The Pew Research Center’s Project for Excellence in Journalism provides a yearly snapshot — well, more in-depth than that — of the news business: the trends, the revenue, what’s up and down. While the news for the print product shows declines, the report also shows people getting their news from a variety of sources. Whether in news, advertising or PR, how the news and related industries continue the transformation to online, mobile and tablet will have an impact on how all of us do our jobs.

As professionals, you need to keep up with these trends. A great way to do that is to read one section of the Pew Center report that looks at the digital audience. The whole report offers good information and analysis of what has been happening over the past year and also puts that information into context from previous years.

After you’ve read the report, write a blog post on your reactions. How do you get your news? How do you see that changing in the future? What do you need to do now professionally to be ready for those changes?


Time for a pet project

March 26, 2012 § Leave a comment

We’re heading to the Nebraska Humane Societyour favorite dog at the Humane society for a field trip on Monday. Elizabeth Hilpipre will talk us through her social media campaigns and strategy. What’s particularly interesting is how she has built a community and how she uses metrics and different tools to get across the story of the Nebraska Humane Society.
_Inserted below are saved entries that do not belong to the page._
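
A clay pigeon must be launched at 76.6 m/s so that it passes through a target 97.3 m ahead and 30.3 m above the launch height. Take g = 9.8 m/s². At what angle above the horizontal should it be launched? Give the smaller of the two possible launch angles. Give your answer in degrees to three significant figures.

Trajectory: y = x tanθ − g x² (1 + tan²θ)/(2v₀²). With x = 97.3, y = 30.3, v₀ = 76.6, g = 9.80:
7.906 tan²θ − 97.3 tanθ + (38.21) = 0.
tanθ = [97.3 ± √(97.3² − 4 × 7.906 × (38.21))] / (2 × 7.906) = (97.3 ± 90.88) / 15.81, giving tanθ = 0.4061 or 11.90.
θ = 22.10° or 85.20°; the smaller is 22.10°.

22.1°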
Your next blog post should reflect what you learned, what you take away from the field trip. (Not a puppy or a kitty.) What surprised you? What inspiration do you take away?

The social media phenom of #StopKony

March 14, 2012 § Leave a comment

The Invisible Children film StopKony2012 became the fastest viral video of all time, getting to 100 million viewers faster than any video. The film sparked support and backlash — at Invisible Children, at the way Invisible Children works and whether the campaign is worth the attention.

What Invisible Children did and how they did it is an interesting social media case study in attention philanthropy. When is oversimplification too much?

Is it good that people are paying attention?

But it’s the power of the social media that can’t be denied if you use it as Invisible Children did.

Read this post by Ethan Zuckerman, including the analysis by Social Flow. Write your blog post for Monday on your own reaction to this campaign.

And you can watch our video on the issue: Mato Oput.